Keep your final answer natural and conversational — the tool's raw output may include source labels like [FORECAST] or [HA] for your own reference; don't repeat those labels verbatim to the user unless they ask where information came from.
"Call the tool exactly once... passing the FULL message" is the single highest-leverage line in the whole prompt. The real, observed failure mode wasn't the model picking the wrong tool — Mnemolis only exposes one — it was the model deciding how much of a compound question to forward, sometimes answering only one clause of a multi-part question from its own training data and never calling the tool for the rest. Telling it explicitly not to pre-split removes a judgment call that kept failing, and hands that judgment back to Query Decomposition, which is specifically built to handle exactly this.

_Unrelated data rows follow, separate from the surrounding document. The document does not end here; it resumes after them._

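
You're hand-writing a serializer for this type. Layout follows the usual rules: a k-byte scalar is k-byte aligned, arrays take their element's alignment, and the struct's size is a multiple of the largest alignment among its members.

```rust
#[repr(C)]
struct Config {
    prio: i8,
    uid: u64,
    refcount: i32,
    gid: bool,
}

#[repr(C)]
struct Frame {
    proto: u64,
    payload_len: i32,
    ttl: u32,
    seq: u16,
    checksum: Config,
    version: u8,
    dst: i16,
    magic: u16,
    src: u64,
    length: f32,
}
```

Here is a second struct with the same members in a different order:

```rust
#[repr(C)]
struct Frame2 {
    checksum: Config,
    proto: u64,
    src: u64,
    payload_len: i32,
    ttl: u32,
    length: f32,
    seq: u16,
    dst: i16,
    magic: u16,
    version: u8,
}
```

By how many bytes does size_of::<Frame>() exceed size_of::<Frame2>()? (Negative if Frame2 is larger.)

Config: 0..1  prio  (1B, 1-aligned); 1..8  -- padding (7B); 8..16  uid  (8B, 8-aligned); 16..20  refcount  (4B, 4-aligned); 20..21  gid  (1B, 1-aligned); 21..24  -- tail padding (3B); sizeof = 24, alignof = 8
0..8  proto  (8B, 8-aligned)
8..12  payload_len  (4B, 4-aligned)
12..16  ttl  (4B, 4-aligned)
16..18  seq  (2B, 2-aligned)
18..24  -- padding (6B)
24..48  checksum  (24B, 8-aligned)
48..49  version  (1B, 1-aligned)
49..50  -- padding (1B)
50..52  dst  (2B, 2-aligned)
52..54  magic  (2B, 2-aligned)
54..56  -- padding (2B)
56..64  src  (8B, 8-aligned)
64..68  length  (4B, 4-aligned)
68..72  -- tail padding (4B)
sizeof = 72, alignof = 8
— Frame2 —
0..24  checksum  (24B, 8-aligned)
24..32  proto  (8B, 8-aligned)
32..40  src  (8B, 8-aligned)
40..44  payload_len  (4B, 4-aligned)
44..48  ttl  (4B, 4-aligned)
48..52  length  (4B, 4-aligned)
52..54  seq  (2B, 2-aligned)
54..56  dst  (2B, 2-aligned)
56..58  magic  (2B, 2-aligned)
58..59  version  (1B, 1-aligned)
59..64  -- tail padding (5B)
sizeof = 64, alignof = 8
72 − 64 = 8

8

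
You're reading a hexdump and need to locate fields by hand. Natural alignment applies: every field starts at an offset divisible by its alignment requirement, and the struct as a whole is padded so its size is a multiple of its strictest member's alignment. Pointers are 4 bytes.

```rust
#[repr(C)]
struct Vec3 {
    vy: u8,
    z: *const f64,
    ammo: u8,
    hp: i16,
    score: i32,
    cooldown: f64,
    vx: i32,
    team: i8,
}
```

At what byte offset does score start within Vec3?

@0: vy [1B, align 1] → 1
+3 pad (align 4)
@4: z [4B, align 4] → 8
@8: ammo [1B, align 1] → 9
+1 pad (align 2)
@10: hp [2B, align 2] → 12
@12: score [4B, align 4] → 16

12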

"Call it exactly once" guards against the opposite failure — a model deciding to make several narrow tool calls instead of trusting auto to handle decomposition, fusion, and routing itself. Multiple narrow calls would also mean the model is doing the splitting itself, with all the same unreliability "don't pre-split" was meant to prevent, just spread across several calls instead of one truncated answer.

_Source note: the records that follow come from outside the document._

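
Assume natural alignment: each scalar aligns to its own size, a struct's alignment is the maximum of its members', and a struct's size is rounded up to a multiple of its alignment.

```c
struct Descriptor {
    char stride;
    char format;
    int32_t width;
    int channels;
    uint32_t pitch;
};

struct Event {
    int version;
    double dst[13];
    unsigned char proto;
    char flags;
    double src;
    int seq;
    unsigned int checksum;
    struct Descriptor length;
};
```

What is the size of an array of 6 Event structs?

Descriptor: @0: stride [1B, align 1] → 1; @1: format [1B, align 1] → 2; +2 pad (align 4); @4: width [4B, align 4] → 8; @8: channels [4B, align 4] → 12; @12: pitch [4B, align 4] → 16; size 16, align 4
@0: version [4B, align 4] → 4
+4 pad (align 8)
@8: dst [104B, align 8] → 112
@112: proto [1B, align 1] → 113
@113: flags [1B, align 1] → 114
+6 pad (align 8)
@120: src [8B, align 8] → 128
@128: seq [4B, align 4] → 132
@132: checksum [4B, align 4] → 136
@136: length [16B, align 4] → 152
size 152, align 8
array of 6: 6 × 152 = 912

912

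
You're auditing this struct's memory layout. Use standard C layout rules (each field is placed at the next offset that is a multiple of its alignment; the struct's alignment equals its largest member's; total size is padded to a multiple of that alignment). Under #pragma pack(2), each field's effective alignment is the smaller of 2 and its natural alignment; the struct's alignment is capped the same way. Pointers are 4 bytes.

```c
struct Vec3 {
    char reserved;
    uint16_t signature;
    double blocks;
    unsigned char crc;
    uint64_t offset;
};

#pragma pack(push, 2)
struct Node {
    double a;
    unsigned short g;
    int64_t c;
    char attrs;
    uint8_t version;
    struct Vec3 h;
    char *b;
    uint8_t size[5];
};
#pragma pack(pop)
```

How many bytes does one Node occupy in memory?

62

Vec3: reserved at 0 (size 1, align 1) → ends 1; pad 1 to align 2 for signature; signature at 2 (size 2, align 2) → ends 4; pad 4 to align 8 for blocks; blocks at 8 (size 8, align 8) → ends 16; crc at 16 (size 1, align 1) → ends 17; pad 7 to align 8 for offset; offset at 24 (size 8, align 8) → ends 32; total 32 bytes, alignment 8
a at 0 (size 8, align 2) → ends 8
g at 8 (size 2, align 2) → ends 10
c at 10 (size 8, align 2) → ends 18
attrs at 18 (size 1, align 1) → ends 19
version at 19 (size 1, align 1) → ends 20
h at 20 (size 32, align 2) → ends 52
b at 52 (size 4, align 2) → ends 56
size at 56 (size 5, align 1) → ends 61
tail pad 1 to reach multiple of 2
total 62 bytes, alignment 2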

The greeting carve-out exists so the assistant doesn't feel robotic on "hi" or "thanks" while staying strict everywhere else — a blanket "always call the tool, no exceptions" reads oddly in a chat interface for purely social messages with no actual informational content.

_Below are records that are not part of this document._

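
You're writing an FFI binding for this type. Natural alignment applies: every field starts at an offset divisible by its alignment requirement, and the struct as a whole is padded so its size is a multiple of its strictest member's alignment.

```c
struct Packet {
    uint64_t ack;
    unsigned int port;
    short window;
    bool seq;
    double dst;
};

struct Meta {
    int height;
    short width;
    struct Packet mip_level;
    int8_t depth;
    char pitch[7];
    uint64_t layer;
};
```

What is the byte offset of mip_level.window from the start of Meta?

Packet: @0: ack [8B, align 8] → 8; @8: port [4B, align 4] → 12; @12: window [2B, align 2] → 14; @14: seq [1B, align 1] → 15; +1 pad (align 8); @16: dst [8B, align 8] → 24; size 24, align 8
@0: height [4B, align 4] → 4
@4: width [2B, align 2] → 6
+2 pad (align 8)
@8: mip_level [24B, align 8] → 32
within Packet: window at 12
8 + 12 = 20

20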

This was tested directly against a real compound query: "hey, is it gonna rain later this week, and also can you check if my services are all running okay, plus whats the deal with that whole black hole thing everyone's talking about" — three real intents, casual phrasing, including the discourse-framing pattern deliberately included to see whether it would survive being forwarded as a single, full tool call.
Checking Mnemolis's own logs after the response confirmed it directly: exactly one POST /search request, with the entire original sentence as the query, and a Decomposed query into 3 parts log line right after it — rain, services, black holes, all three correctly split out by Mnemolis itself, none of them dropped or pre-answered by the model before the tool call happened. That's the direct, log-level evidence this prompt actually closes the gap it was written for, not just a plausible-sounding theory about why it should.
This was written and verified against one specific local model's actual behavior (Qwen3:8b). A different model — especially a more capable one, or one with genuinely reliable native multi-tool-call reasoning — might not need such explicit, repeated instructions about not pre-splitting, or might respond to different phrasing better. Treat this as a tested baseline to adapt for your own model, not a drop-in guarantee that any model will behave identically.
This prompt's entire reason for existing is the same one behind MCP Server's design — Mnemolis deliberately exposes one tool, not several per-source tools, because Mnemolis itself is better positioned to decide which source(s) actually apply to a question than a general-purpose calling model is. The system prompt above is the other half of that same decision: making sure the calling model actually gives Mnemolis the full question to make that decision on, instead of making the decision itself first and only handing over a fragment.